Munir Bashir helps power a high-voltage workplace. As team leader for merchandising and special promotions at a large electronics retailer's store in Springfield, Virginia, he spends his days making sure the store's current of products flows smoothly, from the loading dock to the sales floor.
Typically, Munir starts the morning by meeting with his team members about the things needing to be done that day. Then it's his job to make sure everyone understands and stays on task. His team's responsibilities range from ensuring shipment arrivals at the store's back door go smoothly, to creating and maintaining merchandise displays on the sales floor. Given the size of the store, this means Munir is nearly always in motion.
Communication is key to his success as a team leader, Munir says. He takes pride in his communication skills, not only because they make him more effective at his job, but also because he is deaf. As a result, he uses a lot of non-verbal communication tools, such as print outs and display schematics. He also reads lips. Munir knows sign language, a skill that also allows him to assist store customers who may be deaf; however, he doesn't use an interpreter to carry out his daily job responsibilities.

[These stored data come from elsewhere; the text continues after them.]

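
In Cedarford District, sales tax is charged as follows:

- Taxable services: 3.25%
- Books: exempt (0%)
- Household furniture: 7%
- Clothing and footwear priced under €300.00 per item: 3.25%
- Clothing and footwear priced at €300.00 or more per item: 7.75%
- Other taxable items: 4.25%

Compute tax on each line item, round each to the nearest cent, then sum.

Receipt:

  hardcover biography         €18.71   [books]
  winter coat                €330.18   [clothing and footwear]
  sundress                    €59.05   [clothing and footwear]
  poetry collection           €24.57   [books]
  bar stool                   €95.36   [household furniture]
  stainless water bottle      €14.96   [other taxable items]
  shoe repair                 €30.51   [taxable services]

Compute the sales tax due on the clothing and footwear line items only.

€27.51

Winter coat €330.18: clothing and footwear, €300.00 or more → 7.75% → €25.59
Sundress €59.05: clothing and footwear, under €300.00 → 3.25% → €1.92
Tax on clothing and footwear = €25.59 + €1.92 = €27.51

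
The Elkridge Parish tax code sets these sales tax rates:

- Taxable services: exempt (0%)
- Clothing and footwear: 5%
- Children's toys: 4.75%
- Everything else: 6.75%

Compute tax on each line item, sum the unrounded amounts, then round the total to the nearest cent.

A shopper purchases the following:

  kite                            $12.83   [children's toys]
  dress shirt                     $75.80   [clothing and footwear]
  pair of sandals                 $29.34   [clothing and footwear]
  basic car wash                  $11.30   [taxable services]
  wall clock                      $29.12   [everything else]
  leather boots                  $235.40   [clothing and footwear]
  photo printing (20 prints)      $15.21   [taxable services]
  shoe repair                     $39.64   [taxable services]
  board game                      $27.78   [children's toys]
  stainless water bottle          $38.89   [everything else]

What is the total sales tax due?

Kite $12.83: children's toys → 4.75% → $0.609425
Dress shirt $75.80: clothing and footwear → 5% → $3.79
Pair of sandals $29.34: clothing and footwear → 5% → $1.467
Basic car wash $11.30: taxable services → 0% → $0.00
Wall clock $29.12: everything else → 6.75% → $1.9656
Leather boots $235.40: clothing and footwear → 5% → $11.77
Photo printing (20 prints) $15.21: taxable services → 0% → $0.00
Shoe repair $39.64: taxable services → 0% → $0.00
Board game $27.78: children's toys → 4.75% → $1.31955
Stainless water bottle $38.89: everything else → 6.75% → $2.625075
Unrounded tax sum = $23.54665 → $23.55

$23.55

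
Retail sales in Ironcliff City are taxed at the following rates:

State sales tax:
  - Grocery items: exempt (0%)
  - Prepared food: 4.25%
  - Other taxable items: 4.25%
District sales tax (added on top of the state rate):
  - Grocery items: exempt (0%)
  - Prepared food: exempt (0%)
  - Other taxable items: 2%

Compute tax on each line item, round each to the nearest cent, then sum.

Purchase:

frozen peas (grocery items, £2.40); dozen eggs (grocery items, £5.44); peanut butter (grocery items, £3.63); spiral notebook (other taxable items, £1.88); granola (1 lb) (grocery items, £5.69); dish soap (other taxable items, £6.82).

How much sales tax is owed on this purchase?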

What Munir likes best about his job is the atmosphere — not only because he's a techie himself, but also because of his employer's emphasis on respect and communication. He originally applied at the store as a way to learn more about computers, but he's gained much more in knowledge and expertise in the three years since he was hired.
Munir hopes his success can help other people with disabilities, especially young people, also understand the benefits they can gain — and offer — in the workplace. "My advice is to convince an employer you can do the job and that you are alright with who you are," he says. "Don't get discouraged. Go for it. No matter who you are, just keep that positive mindset."